Problem G
Lopsided Lineup

Unbalanced scales
(from WikiMedia Commons)

Together with your coworker, Sergey, you are organizing the exciting Billiards and Pool Competition for your coworkers in your small company. However, communication has not been great between you two. You are not sure you and Sergey think alike, but as far as you are concerned, this would be a great opportunity to do some team building. The actual prizes are meaningless, but there is possibly a lot to be gained from this in team bonding. You want to maximise result.
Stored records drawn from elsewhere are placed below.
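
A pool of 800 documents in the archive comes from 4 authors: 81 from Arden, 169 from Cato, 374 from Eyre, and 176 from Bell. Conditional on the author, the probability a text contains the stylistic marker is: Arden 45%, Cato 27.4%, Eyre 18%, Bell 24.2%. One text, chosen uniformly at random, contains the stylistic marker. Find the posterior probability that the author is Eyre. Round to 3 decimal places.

0.349

Compute prior × likelihood for every hypothesis:
  Arden: 0.10125 × 0.45 = 0.0455625
  Cato: 0.21125 × 0.274 = 0.0578825
  Eyre: 0.4675 × 0.18 = 0.08415
  Bell: 0.22 × 0.242 = 0.05324
Total = 0.240835.
P(Eyre | evidence) = 0.08415 / 0.240835 ≈ 0.349.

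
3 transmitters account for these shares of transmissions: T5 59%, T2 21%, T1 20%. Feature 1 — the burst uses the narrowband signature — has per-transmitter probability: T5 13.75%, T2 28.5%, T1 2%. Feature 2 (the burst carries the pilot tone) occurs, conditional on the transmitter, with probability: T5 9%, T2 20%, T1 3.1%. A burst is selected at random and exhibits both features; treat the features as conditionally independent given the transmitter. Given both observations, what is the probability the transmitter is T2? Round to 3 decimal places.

By Bayes' rule, posterior ∝ prior × likelihood:
  T5: 0.59 × 0.1375 × 0.09 = 0.00730125
  T2: 0.21 × 0.285 × 0.2 = 0.01197
  T1: 0.2 × 0.02 × 0.031 = 0.000124
Total = 0.01939525.
P(T2 | evidence) = 0.01197 / 0.01939525 ≈ 0.617.

0.617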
You start reading some pseudo-scientific books on team management, and after some research, you conclude that there are two good ways of team bonding: people feel more connected after either a triumphant victory or a crushing defeat. This gives you a great idea: if you divide your coworkers into two groups that are as far apart in skill level as possible, both teams will experience improved bonding! You therefore think it is optimal to try to make the teams as unbalanced as possible. Make sure, however, that the teams are of equal size.

With a bit of work you come up with a nice model for the strength of a team. You think team strength is mainly determined by how well two players play together, whether they encourage one another and complement each other’s weaknesses. Whenever two players $i$ and $j$ are in the same team, they increase the team score by an integer $c_{i,j}$. The total score of a team is thus equal to the sum of $c_{i,j}$, over all unordered pairs of players $i$ and $j$ in the team.

Input

The input consists of:

• One line with an even integer $n$ ($2\leq n\leq 1000$), the total number of players.
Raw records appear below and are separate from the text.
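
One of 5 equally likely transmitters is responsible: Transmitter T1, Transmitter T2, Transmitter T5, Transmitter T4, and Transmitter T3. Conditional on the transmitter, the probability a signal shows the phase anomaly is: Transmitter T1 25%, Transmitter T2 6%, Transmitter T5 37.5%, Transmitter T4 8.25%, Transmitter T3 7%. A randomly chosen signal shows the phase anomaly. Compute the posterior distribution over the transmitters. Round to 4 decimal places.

Transmitter T1 0.2985, Transmitter T2 0.0716, Transmitter T5 0.4478, Transmitter T4 0.0985, Transmitter T3 0.0836

With a uniform prior (1/5 each), posterior ∝ likelihood:
  Transmitter T1: 0.25
  Transmitter T2: 0.06
  Transmitter T5: 0.375
  Transmitter T4: 0.0825
  Transmitter T3: 0.07
Normalizing constant = 0.8375.
P(Transmitter T1 | anomaly) = 0.25/0.8375 ≈ 0.2985
P(Transmitter T2 | anomaly) = 0.06/0.8375 ≈ 0.0716
P(Transmitter T5 | anomaly) = 0.375/0.8375 ≈ 0.4478
P(Transmitter T4 | anomaly) = 0.0825/0.8375 ≈ 0.0985
P(Transmitter T3 | anomaly) = 0.07/0.8375 ≈ 0.0836
(Check: 0.2985+0.0716+0.4478+0.0985+0.0836 = 1.0000.)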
• $n$ lines, the $i$th of which contains $n$ integers $c_{i,1}, c_{i,2}, \dots , c_{i, n}$ ($-10^6\leq c_{i,j} \leq 10^6$).

  For any $i$ and $j$, it is guaranteed that $c_{i,i} = 0$ and $c_{i,j} = c_{j,i}$.

Output

Output the maximum possible difference in strength between two teams of equal size.

6
0 4 -6 2 3 -3
4 0 2 -6 0 0
-6 2 0 0 2 2
2 -6 0 0 -1 5
3 0 2 -1 0 -4
-3 0 2 5 -4 0

0

4
0 1 2 2
1 0 8 -3
2 8 0 5
2 -3 5 0

6